İşimle ilgilenirken bir yandan da suç gündemini takip ediyordum. Araba hırsızlıkları ciddi ölçüde artmış ve insanlar artık yaka silker hale gelmişti. Durum böyleyken ben de belki insanlara bir faydam dokunur diye çalınmış arabaların plakalarının yazdığı kâğıdın çıktısını alıp ofisimdeki mantar panoma astım. Sonraki gün, dükkânıma siyah bir araba geldi ve bana sol arka tekerin çamurluğunda bir yırtık olduğunu ayrıca sürücü camının filminin yenilenmesi gerektiğini söyledi. Çamurluğun yarılması olası bir durumdu, fakat sadece bir camın filmsiz kaldığını ilk defa görüyordum. Arabanın plakasını alıp hemen ofisime çekildim ve çırağıma gözünü adamdan ayırmamasını söyledim. Çıktısını aldığım kâğıtta not aldığım plakayı aramaya başladım ve gerçekten de buldum. Adam bir şeylerin ters gittiğini sezmiş olacak ki acelesi olduğunu söyleyip gitmeye çalıştı. Fakat onun tutmam gerekiyordu. Elimi çabuk tutacağımı söyleyip ona çay getireceğimi belirttikten sonra ofisime gidip derhal polisi aradım. Polisler görevini başarılı bir şekilde tamamlayıp adamı derdest ettiler. Ama beni derinden etkileyen asıl olay yeni evli çiftin arabasına kavuştuğu an oldu. O anda saatime baktığımda saniyesi hareket etmiyordu. O an anladım ki, saatim bir cep saatiydi ama mutlu olduğun zamanı anlıyordu ve o zaman kendiliğinden duruyordu.

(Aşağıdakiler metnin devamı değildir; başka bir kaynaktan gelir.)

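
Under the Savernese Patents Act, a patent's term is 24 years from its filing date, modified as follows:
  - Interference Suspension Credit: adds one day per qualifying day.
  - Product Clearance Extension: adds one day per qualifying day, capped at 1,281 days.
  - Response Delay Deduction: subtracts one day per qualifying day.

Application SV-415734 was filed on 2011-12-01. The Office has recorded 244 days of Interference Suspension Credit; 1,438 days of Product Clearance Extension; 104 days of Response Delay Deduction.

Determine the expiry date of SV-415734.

Base term: filing date + 24 years → 1 December 2035.
Interference Suspension Credit: +244 days → 1 August 2036.
Product Clearance Extension: 1438 days claimed exceeds the 1281-day cap, so +1281 days → 3 February 2040.
Response Delay Deduction: −104 days → 22 October 2039.

2039-10-22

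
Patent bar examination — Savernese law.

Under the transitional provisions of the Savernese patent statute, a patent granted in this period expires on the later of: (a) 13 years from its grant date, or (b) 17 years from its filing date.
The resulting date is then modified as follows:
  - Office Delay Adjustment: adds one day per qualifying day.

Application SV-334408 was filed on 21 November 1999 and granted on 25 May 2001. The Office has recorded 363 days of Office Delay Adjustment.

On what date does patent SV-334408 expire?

November 19, 2017

(a) grant + 13 years → 25 May 2014.
(b) filing + 17 years → 21 November 2016.
Later of the two: 21 November 2016.
Office Delay Adjustment: +363 days → 19 November 2017.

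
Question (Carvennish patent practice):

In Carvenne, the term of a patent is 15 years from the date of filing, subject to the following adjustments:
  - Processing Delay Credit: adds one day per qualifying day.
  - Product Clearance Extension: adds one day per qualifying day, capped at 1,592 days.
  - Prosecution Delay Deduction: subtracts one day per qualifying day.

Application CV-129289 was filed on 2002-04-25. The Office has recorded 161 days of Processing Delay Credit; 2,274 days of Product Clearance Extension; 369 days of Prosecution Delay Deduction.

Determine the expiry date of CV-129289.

February 7, 2021

Base term: filing date + 15 years → 25 April 2017.
Processing Delay Credit: +161 days → 3 October 2017.
Product Clearance Extension: 2274 days claimed exceeds the 1592-day cap, so +1592 days → 11 February 2022.
Prosecution Delay Deduction: −369 days → 7 February 2021.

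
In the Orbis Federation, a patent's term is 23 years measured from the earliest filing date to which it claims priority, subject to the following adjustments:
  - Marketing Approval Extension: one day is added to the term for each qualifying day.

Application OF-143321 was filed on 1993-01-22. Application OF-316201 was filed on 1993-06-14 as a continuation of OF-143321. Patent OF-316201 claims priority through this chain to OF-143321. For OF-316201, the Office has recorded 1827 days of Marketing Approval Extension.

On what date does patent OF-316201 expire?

Earliest priority filing: 22 January 1993.
Base term: 22 January 1993 + 23 years → 22 January 2016.
Marketing Approval Extension: +1827 days → 22 January 2021.

January 22, 2021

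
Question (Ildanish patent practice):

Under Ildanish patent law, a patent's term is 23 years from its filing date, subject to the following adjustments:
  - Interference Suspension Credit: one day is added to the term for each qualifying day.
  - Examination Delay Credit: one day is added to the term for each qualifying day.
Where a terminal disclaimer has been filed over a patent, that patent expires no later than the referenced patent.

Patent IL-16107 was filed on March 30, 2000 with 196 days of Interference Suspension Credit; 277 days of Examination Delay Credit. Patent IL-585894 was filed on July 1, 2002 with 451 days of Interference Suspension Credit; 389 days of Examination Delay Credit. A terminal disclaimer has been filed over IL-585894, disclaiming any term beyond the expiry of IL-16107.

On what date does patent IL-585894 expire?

Natural term of IL-585894:
  Base: filing + 23 years → 1 July 2025.
  Interference Suspension Credit: +451 days → 25 September 2026.
  Examination Delay Credit: +389 days → 19 October 2027.
Expiry of referenced patent IL-16107:
  Base: filing + 23 years → 30 March 2023.
  Interference Suspension Credit: +196 days → 12 October 2023.
  Examination Delay Credit: +277 days → 15 July 2024.
Terminal disclaimer: IL-585894 expires on the earlier of 19 October 2027 and 15 July 2024.

2024-07-15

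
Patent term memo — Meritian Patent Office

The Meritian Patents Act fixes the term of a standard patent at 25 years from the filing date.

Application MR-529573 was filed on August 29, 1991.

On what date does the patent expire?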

Ustanın senelerini bu saate ayırmasının sebebini anlamıştım ve “Size kendinizden başka hiçbir şey, mutluluk getiremez.” diyen Dale Carnegie’nin ne kadar haklı olduğunun farkına vardım. Mutluluğun sebebi de bizdik, üzüntünün sebebi de. Bu dersi aldıktan sonra hayatıma eskisinde daha mutlu ve iyi bir şekilde devam ettim.